Dive Brief:
- A survey commissioned by John Hancock Retirement Plan Services found that that 45% of working-age households go without a retirement account, and workers between the ages of 25 and 64 who do have an average balance of $2,500.
- The result? Seventy-five percent of people have experienced moderate to high stress in the last six months, with 66% saying their finances cause stress. Of that group, 61% say the stress manifests itself psychologically or physically.
- Based on those and other findings, American workers appear to be stretched thin and stretched out.
Dive Insight:
Speaking at the PLANADVISER National Conference in Orlando, Fla., recently, Patrick Murphy, president of John Hancock, said “Finance is the number one cause of stress, and while there are competing priorities, retirement planning remains a top concern." Murphy estimated that financial stress in the workplace costs employers $300 billion a year in lost productivity and absenteeism.

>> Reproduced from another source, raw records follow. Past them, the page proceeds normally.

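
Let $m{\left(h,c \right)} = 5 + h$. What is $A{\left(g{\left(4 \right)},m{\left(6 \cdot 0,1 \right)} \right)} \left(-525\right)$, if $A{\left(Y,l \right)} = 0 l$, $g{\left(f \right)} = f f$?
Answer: $0$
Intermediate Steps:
$g{\left(f \right)} = f^{2}$
$A{\left(Y,l \right)} = 0$
$A{\left(g{\left(4 \right)},m{\left(6 \cdot 0,1 \right)} \right)} \left(-525\right) = 0 \left(-525\right) = 0$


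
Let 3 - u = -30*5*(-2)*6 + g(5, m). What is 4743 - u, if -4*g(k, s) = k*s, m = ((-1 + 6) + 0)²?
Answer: 26035/4 ≈ 6508.8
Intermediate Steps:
m = 25 (m = (5 + 0)² = 5² = 25)
g(k, s) = -k*s/4
u = -7063/4 (u = 3 - (-30*5*(-2)*6 - ¼*5*25) = 3 - (-(-300)*6 - 125/4) = 3 - (-30*(-60) - 125/4) = 3 - (1800 - 125/4) = 3 - 1*7075/4 = 3 - 7075/4 = -7063/4 ≈ -1765.8)
4743 - u = 4743 - 1*(-7063/4) = 4743 + 7063/4 = 26035/4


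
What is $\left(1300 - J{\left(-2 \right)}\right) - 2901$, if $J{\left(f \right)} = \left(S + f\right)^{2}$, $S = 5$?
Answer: $-1610$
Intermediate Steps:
$J{\left(f \right)} = \left(5 + f\right)^{2}$
$\left(1300 - J{\left(-2 \right)}\right) - 2901 = \left(1300 - \left(5 - 2\right)^{2}\right) - 2901 = \left(1300 - 3^{2}\right) - 2901 = \left(1300 - 9\right) - 2901 = 1291 - 2901 = -1610$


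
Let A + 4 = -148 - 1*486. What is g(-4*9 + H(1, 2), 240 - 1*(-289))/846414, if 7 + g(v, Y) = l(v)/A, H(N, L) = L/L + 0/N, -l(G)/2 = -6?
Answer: -2239/270006066 ≈ -8.2924e-6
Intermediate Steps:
A = -638 (A = -4 + (-148 - 1*486) = -4 + (-148 - 486) = -4 - 634 = -638)
l(G) = 12 (l(G) = -2*(-6) = 12)
H(N, L) = 1 (H(N, L) = 1 + 0 = 1)
g(v, Y) = -2239/319 (g(v, Y) = -7 + 12/(-638) = -7 + 12*(-1/638) = -7 - 6/319 = -2239/319)
g(-4*9 + H(1, 2), 240 - 1*(-289))/846414 = -2239/319/846414 = -2239/319*1/846414 = -2239/270006066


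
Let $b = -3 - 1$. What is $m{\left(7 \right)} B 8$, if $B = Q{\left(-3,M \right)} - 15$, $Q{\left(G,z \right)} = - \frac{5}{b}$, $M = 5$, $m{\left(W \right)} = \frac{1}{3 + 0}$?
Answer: $- \frac{110}{3} \approx -36.667$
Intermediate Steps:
$b = -4$
$m{\left(W \right)} = \frac{1}{3}$
$Q{\left(G,z \right)} = \frac{5}{4}$ ($Q{\left(G,z \right)} = - \frac{5}{-4} = \left(-5\right) \left(- \frac{1}{4}\right) = \frac{5}{4}$)
$B = - \frac{55}{4}$ ($B = \frac{5}{4} - 15 = - \frac{55}{4} \approx -13.75$)
$m{\left(7 \right)} B 8 = \frac{1}{3} \left(- \frac{55}{4}\right) 8 = \left(- \frac{55}{12}\right) 8 = - \frac{110}{3}$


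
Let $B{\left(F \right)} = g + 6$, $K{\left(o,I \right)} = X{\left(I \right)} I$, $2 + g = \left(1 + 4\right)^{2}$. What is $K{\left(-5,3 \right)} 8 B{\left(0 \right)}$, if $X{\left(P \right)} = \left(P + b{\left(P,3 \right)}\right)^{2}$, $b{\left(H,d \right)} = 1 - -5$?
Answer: $56376$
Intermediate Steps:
$g = 23$ ($g = -2 + \left(1 + 4\right)^{2} = -2 + 5^{2} = -2 + 25 = 23$)
$b{\left(H,d \right)} = 6$ ($b{\left(H,d \right)} = 1 + 5 = 6$)
$X{\left(P \right)} = \left(6 + P\right)^{2}$ ($X{\left(P \right)} = \left(P + 6\right)^{2} = \left(6 + P\right)^{2}$)
$K{\left(o,I \right)} = I \left(6 + I\right)^{2}$ ($K{\left(o,I \right)} = \left(6 + I\right)^{2} I = I \left(6 + I\right)^{2}$)
$B{\left(F \right)} = 29$ ($B{\left(F \right)} = 23 + 6 = 29$)
$K{\left(-5,3 \right)} 8 B{\left(0 \right)} = 3 \left(6 + 3\right)^{2} \cdot 8 \cdot 29 = 3 \cdot 9^{2} \cdot 8 \cdot 29 = 3 \cdot 81 \cdot 8 \cdot 29 = 243 \cdot 8 \cdot 29 = 1944 \cdot 29 = 56376$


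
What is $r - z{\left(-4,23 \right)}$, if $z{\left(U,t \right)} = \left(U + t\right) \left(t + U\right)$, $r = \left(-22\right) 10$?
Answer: $-581$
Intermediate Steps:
$r = -220$
$z{\left(U,t \right)} = \left(U + t\right)^{2}$ ($z{\left(U,t \right)} = \left(U + t\right) \left(U + t\right) = \left(U + t\right)^{2}$)
$r - z{\left(-4,23 \right)} = -220 - \left(-4 + 23\right)^{2} = -220 - 19^{2} = -220 - 361 = -581$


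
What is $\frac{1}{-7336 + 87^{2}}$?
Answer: $\frac{1}{233} \approx 0.0042918$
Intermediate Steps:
$\frac{1}{-7336 + 87^{2}} = \frac{1}{-7336 + 7569} = \frac{1}{233}$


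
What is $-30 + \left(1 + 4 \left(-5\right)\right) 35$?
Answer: $-695$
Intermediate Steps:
$-30 + \left(1 + 4 \left(-5\right)\right) 35 = -30 + \left(1 - 20\right) 35 = -30 - 665 = -695$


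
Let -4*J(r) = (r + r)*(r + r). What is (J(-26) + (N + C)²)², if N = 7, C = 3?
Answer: 331776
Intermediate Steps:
J(r) = -r² (J(r) = -(r + r)*(r + r)/4 = -2*r*2*r/4 = -r²)
(J(-26) + (N + C)²)² = (-1*(-26)² + (7 + 3)²)² = (-1*676 + 10²)² = (-676 + 100)² = (-576)² = 331776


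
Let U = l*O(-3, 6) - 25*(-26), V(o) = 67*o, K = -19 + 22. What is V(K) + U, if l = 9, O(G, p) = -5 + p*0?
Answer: 806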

The good news is that employers are beginning to recognize the problem and taking action, Murphy added. For example, 76% of employers responding said they are "somewhat or very likely to create a financial wellness program" in the next six months.
“Companies are starting to think more about the emotional wellness of their employees,” Murphy said. “Stress management is a critical component of a company’s wellness strategy, and can be addressed through workshops, webinars and targeted communication tools.”